Publikation
Interactive Simulator Framework for XAI Applications in Aquatic Environments
Ahmed H. Elsayed; Tarek Elmihoub; Christoph Manss; Andre Miedtank; Lars Nolle; Frederic Theodor Stahl
In: Max Bramer; Frederic Theodor Stahl (Hrsg.). Artificial Intelligence XLI - SGAI 2024. SGAI International Conference on Artificial Intelligence (AI-2024), 44th SGAI International Conference on Artificial Intelligence, December 17-19, Cambridge, United Kingdom, Pages 144-157, Lecture Notes in Computer Science, Vol. 15446, ISBN 978-3-031-77915-2, Springer Nature Switzerland AG, 11/2024.
Zusammenfassung
Trust in Artificial Intelligence (AI) systems is essential for their lasting success, and methods for understanding and justifying their results are of paramount importance.
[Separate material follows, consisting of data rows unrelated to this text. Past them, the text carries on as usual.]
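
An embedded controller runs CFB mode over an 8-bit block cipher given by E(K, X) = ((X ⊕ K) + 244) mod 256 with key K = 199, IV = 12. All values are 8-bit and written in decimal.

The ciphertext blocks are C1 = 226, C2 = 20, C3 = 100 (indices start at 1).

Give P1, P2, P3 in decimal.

CFB decryption: P_i = C_i ⊕ E(K, C_{i−1}), with C_{0} = IV.
P1: E(K, 12) = 191; 226 ⊕ 191 = 93.
P2: E(K, 226) = 25; 20 ⊕ 25 = 13.
P3: E(K, 20) = 199; 100 ⊕ 199 = 163.

P1 = 93, P2 = 13, P3 = 163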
This paper addresses this need by presenting a simulation framework, where an interacting user is prompted through an interface to describe and explain their actions depending on different situations. This simulation framework can generate a dataset annotated with explanations for training explainable AI models for mission planning. Firstly, This paper presents the development of a simulator built with Unity3D. The simulator recreates an aquatic use case that involves aquatic vessel mission planning for lake maintenance. Therefore, the simulator randomises environmental conditions and simulates various interactions with simulated boats on the lake. Secondly, the paper introduces an annotation interface integrated into the simulator to collect textual actions and their explanations. Here, a skipper of a boat in the lake can describe and explain actions, which are then captured together with the boat camera’s current view. In addition to the captured image, instance and semantic segmentation of the boat’s current view can be recorded as ground truth, along with bounding box annotations of the objects in the simulator. The dataset is then used to pinpoint these explanations in a visual context, i.e. generate grounding visual explanations, through a multi-modal object detector, i.e. MDETR or YOLO-World. The source code and the dataset for explaining the skipper’s actions collected using the simulator is available at github.com/dfki-ni/aqua-sim-xai.